NYC has massively underbuilt housing for years. While many people say they feel like there’s new construction everywhere, the fact is that New York has grown by 629,000 people and added only 209,000 housing units in the past 10 years. Given that most new New Yorkers are either singles or couples without children, that simply isn’t enough housing to keep up. It’s not surprising that when you add far more people than you do housing units, competition for those units causes the price of rent to soar.
We’ll never escape the high cost of rent without addressing the root issue — a lack of new housing units
We can see the results for ourselves. Over the past decade, housing prices in NYC have increased 58%. Around 42% of renter households are rent-burdened — they spend over 30% of their gross income on rent. In Hell’s Kitchen, almost 35% of residents were rent-burdened. The news last week that New York rents now top San Francisco’s for the first time in years just piles on the pressure.
What’s happening in NYC is happening in Hell’s Kitchen too. According to map guru Tom Fish, Hell’s Kitchen added 12,080 residents in the past decade, compared to only 3,981 new housing units. There are some census blocks in Hell’s Kitchen where there were zero new housing units built in the last 10 years.
It’s ridiculous that in one of the most desirable cities in the world — a city that is famously welcoming to immigrants, a city that advertises itself as ‘where dreams are made’ — there are neighborhoods that completely shut the door to newcomers and build zero housing.
Unfortunately, our local politics often exacerbates this problem. Community boards encourage more restrictions on where housing can be built, more rules about how that housing must be developed, and more and more steps in the approval process. It’s all too common to hear about lengthy delays in approval for new housing projects, community boards voting against new buildings, and fierce opposition to rezoning. All this creates a housing supply shortage, which in turn leads to soaring prices for the limited housing supply available.
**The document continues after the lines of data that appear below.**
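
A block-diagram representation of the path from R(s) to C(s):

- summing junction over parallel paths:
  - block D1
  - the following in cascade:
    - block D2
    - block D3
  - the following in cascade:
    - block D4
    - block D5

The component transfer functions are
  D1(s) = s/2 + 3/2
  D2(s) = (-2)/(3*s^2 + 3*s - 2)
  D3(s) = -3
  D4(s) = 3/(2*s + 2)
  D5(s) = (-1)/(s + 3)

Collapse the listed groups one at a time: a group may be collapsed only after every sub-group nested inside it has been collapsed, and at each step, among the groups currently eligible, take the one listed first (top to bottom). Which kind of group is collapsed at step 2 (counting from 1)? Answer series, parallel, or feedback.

The answer is series.

Reasoning:
1. cascade D2, D3
2. multiply D4, D5 (series)
3. add D1, (D2*D3), (D4*D5) (parallel)
At step 2 the group reduced is series.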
What can be done? We need to vote for city council members and other local politicians who will advance new housing, not slow it down or restrict it. We’ve had a lot of programs providing help for rent-burdened people — both NYC programs and federal COVID relief programs. These funds have helped to relieve the pressure of high housing costs during a pandemic. But we’ll never escape the high cost of rent without addressing the root issue — a lack of new housing units.
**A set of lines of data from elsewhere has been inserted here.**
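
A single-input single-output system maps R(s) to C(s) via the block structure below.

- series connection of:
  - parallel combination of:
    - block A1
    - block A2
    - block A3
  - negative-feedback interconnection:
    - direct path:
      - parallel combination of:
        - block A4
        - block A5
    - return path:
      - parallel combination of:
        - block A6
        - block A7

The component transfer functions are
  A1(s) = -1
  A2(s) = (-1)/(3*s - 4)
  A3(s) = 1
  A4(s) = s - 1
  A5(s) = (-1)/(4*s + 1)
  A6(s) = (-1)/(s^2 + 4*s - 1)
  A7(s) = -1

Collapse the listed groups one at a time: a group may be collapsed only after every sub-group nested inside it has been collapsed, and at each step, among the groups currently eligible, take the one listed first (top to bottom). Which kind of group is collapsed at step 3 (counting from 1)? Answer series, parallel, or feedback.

Answer: parallel

Working:
(1) parallel reduction of A1, A2, A3
(2) sum the parallel branches A4, A5
(3) combine A6, A7 in parallel
(4) apply the feedback formula to (A4+A5), (A6+A7)
(5) cascade (A1+A2+A3), [(A4+A5)/(1+(A4+A5)*(A6+A7))]
So the answer for step 3 is parallel.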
We also need action at federal level to break the hold that NIMBYs have on the politics of NYC housing. NYC’s representatives in Congress should support the YIMBY Act and the Build More Housing Near Transit Act. These bills would ensure federal money flows to places that make it easy to build new housing, not places that restrict and prevent new housing at every opportunity.
I am not a native New Yorker — I moved to Hell’s Kitchen a decade ago. After 10 years, it’s hard for me to imagine living anywhere else. I want more housing for NYC because it will make our rents cheaper, because it will make us a more dynamic and open city, and because it will give more people the chance to do what I did — become a New Yorker.
Jeremiah Johnson is the director of the Center for New Liberalism, a housing advocate, and a Hell’s Kitchen resident for 10 years.
The city needs to seriously implement new infrastructure, subways, add new bus routes, fix bad tasting water etc to support and renew the massive corrosion of everything that is collapsing… Streets are constantly being dug up all over Manhattan. Sheds are on every block on the UWS for decades. Maybe this would make it a thriving livable feasible ongoing experience to live here. Right now it’s becoming a dump.
No, historic Hells Kitchen does not need new housing built on every single block. What a strange suggestion. Is there no respect for the quality of our neighborhood? If every block starts building up up up then our neighborhood will be gone and we will simply be another overpopulated dystopia.
Imagine Paris or Venice with this mindset. Tragic! I for one treasure the quality of our blocks and the abundance of sunshine we are blessed with while other neighborhoods become shadowed with more and more high rises.
I love that Gregg above is basically saying “Nobody else is allowed to move here or have a home, because I might have to walk through some shadows of tall buildings”
If you’re so bothered by tall buildings why do you live in Manhattan?
No, Ashley, that’s not what I said. I said we don’t need new housing on every single block, so that we don’t lose the historic character of our neighborhood. New housing could certainly be built without encroaching on every single block.
I’m much more interested in new infrastructure like bringing in quality grocery stores to serve the population we already have.